NASA’s New Horizons spacecraft is scheduled to fly past a Kuiper Belt Object as a part of an extended mission. The spacecraft will fly past the object KBO 2014 MU69 on January 1, 2019. Latest data from Hubble Space Telescope suggests that the Kuiper Object is even redder than Pluto.
The New Horizons team used the Hubble telescope to study 11 objects of i32nterest in the Kuiper Belt. It is a region of icy bodies beyond the orbit of Neptune. The study of Kuiper Belt with its dwarf planets and billions of rocks is important because it contains the primary material with which the solar system is composed of.

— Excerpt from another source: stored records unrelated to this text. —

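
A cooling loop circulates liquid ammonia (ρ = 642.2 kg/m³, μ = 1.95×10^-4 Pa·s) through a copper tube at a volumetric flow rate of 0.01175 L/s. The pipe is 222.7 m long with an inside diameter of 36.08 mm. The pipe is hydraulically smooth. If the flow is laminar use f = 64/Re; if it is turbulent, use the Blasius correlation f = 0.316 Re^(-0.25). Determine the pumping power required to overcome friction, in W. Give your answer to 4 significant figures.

Q = 0.01175 L/s = 0.01175/1000 = 1.175e-05 m³/s.
Cross-sectional area A = πD²/4 = π(0.03608)²/4 = 0.001022 m²; mean velocity V = Q/A = 1.175e-05/0.001022 = 0.01149 m/s.
Reynolds number Re = ρVD/μ = 642.2 · 0.01149 · 0.03608 / 0.000195 = 1366.
Re < 2300 → laminar flow, so f = 64/Re = 64/1366 = 0.04687 (the turbulent correlation is not needed).
Darcy-Weisbach: ΔP = f(L/D)(ρV²/2) = 0.04687·(222.7/0.03608)·(642.2·0.01149²/2) = 0.04687·6172·0.04241 = 12.27 Pa.
Pumping power P = QΔP = 1.175e-05·12.27 = 1.4415×10^-4 W = 1.442×10^-4 W.

P ≈ 1.442×10^-4 W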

One of them is 2014 MU69 along which the New Horizons spacecraft will zip past. Though the body is not as red as Mars, still it is much redder than Pluto. This was stated by Amanda Zangari who is engaged in New Horizons post-doctoral research and is associated with the Southwest Research Institute in Boulder, Colorado
Astronomers are not sure about the exact size of the Kuiper Body whose colour has been measured and it is believed to be somewhere in between 13 to 25 miles wide. It is one of the smallest of all the known Kuiper Belt Object. The New Horizons craft will zip past the object about 3000 km from the body surface. The Kuiper Body in all probability is from the cold classical region and contains primordial objects which appeared at the times of the formation of the solar system 4.6 billion years ago and has not changed much since then.
The spacecraft which has been sent primarily to study the outer planets of the solar system including Pluto has beamed back a tranche of invaluable data and is still going strong. The spacecraft will fly to the Kuiper Belt and look closely at some of the oldest building blocks of the planet.